I literally tried everything.Need help. #Error#. TypeError: conv2d(): argument 'input' (position 1) must be Tensor, not tuple

Define Autoencoder

#dropout_p= 0.5
class Autoencoder(nn.Module):

def __init__(self):
    super(Autoencoder, self).__init__()
    self.encoder = nn.Sequential(
       # nn.Dropout2d(dropout_p= 0.5),
        nn.Conv2d(1, 16,kernel_size=3,stride =1, padding= 1,bias= False),  
        nn.MaxPool2d( 2, 2,return_indices=True),  
        nn.Conv2d(16,32,kernel_size=3,stride =1, padding=1),  
        nn.MaxPool2d(2, 2,return_indices=True),  
        nn.Conv2d(32,64,kernel_size=3,stride =1, padding= 1),  
        nn.MaxPool2d(2, 2,return_indices=True),  
    self.decoder = nn.Sequential(
        nn.MaxUnpool2d(2, 2),
        nn.ConvTranspose2d(64, 32, kernel_size=3), 
        nn.MaxUnpool2d(2, 2),
        nn.ConvTranspose2d(32, 16, kernel_size=3),  
        nn.MaxUnpool2d(2, 2),
        nn.ConvTranspose2d(16, 8, kernel_size=3)

def forward(self, x):
    x = self.encoder(x)
    encoded_x = x
    x = self.decoder(x)
    return x, encoded_x

num_epochs = 5
batch_size = 128
learning_rate = 1e-5
model= Autoencoder()
criterion = nn.CrossEntropyLoss()
optimizer = torch.optim.Adam(model.parameters(), lr=learning_rate)
for epoch in range(num_epochs):
for data in loader_train_set:
img, label = data
img = img.view(-1,1,320,240)
img = Variable(img)
# img = torch.from_numpy(numpy.array(img))
encoded_output = model.encoder(img)
loss = criterion(encoded_output, img)

print(‘epoch [{}/{}], loss:{:.4f}’.format(epoch+1, num_epochs, loss.data()))


The problem is that you’re using MaxPool2d with return_indices=True.
This means that it will return a tuple with both the value and the indices.
This is not handled by the convolution layer that follows.

Thank you.
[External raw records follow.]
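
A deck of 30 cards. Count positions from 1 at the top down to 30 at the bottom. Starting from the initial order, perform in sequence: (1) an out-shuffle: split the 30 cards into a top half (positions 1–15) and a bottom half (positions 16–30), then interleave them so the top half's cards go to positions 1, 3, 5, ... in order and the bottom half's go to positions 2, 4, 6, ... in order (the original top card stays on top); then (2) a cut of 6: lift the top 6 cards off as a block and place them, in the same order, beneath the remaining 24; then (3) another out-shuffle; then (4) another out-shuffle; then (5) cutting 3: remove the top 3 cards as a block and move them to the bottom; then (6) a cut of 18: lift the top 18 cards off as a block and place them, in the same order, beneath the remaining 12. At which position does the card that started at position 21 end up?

Track the card from position 21 forward through each operation:
  after op 1 (out-shuffle): 21 → 12
  after op 2 (cut 6): 12 → 6
  after op 3 (out-shuffle): 6 → 11
  after op 4 (out-shuffle): 11 → 21
  after op 5 (cut 3): 21 → 18
  after op 6 (cut 18): 18 → 30

30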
It worked, but got “RuntimeError: only batches of spatial targets supported (3D tensors) but got targets of dimension: 4” error

This happens in the CrossEntropyLoss right?
This is because the input is not of the right shape. You should check the doc here.
If you want to do classification for each pixel given the score in the channel, you want to transpose the output to be of size nb_samples x nb_classes. And the label should be nb_samples. Where nb_samples = batch_size * height * width.

Can you please write it in a code

It depends a bit on the task you want to do.
if you want cross entropy for each pixel independently:

output_of_net = torch.rand(batch, nb_class, height, width)
label = torch.LongTensor(batch, height, width)

output_of_net_linearized = output_of_net.permute(0, 2, 3, 1).reshape(-1, output_of_net.size(1))
label_linearized = label.view(-1)
loss = criterion(output_of_net_linearized, label_linearized)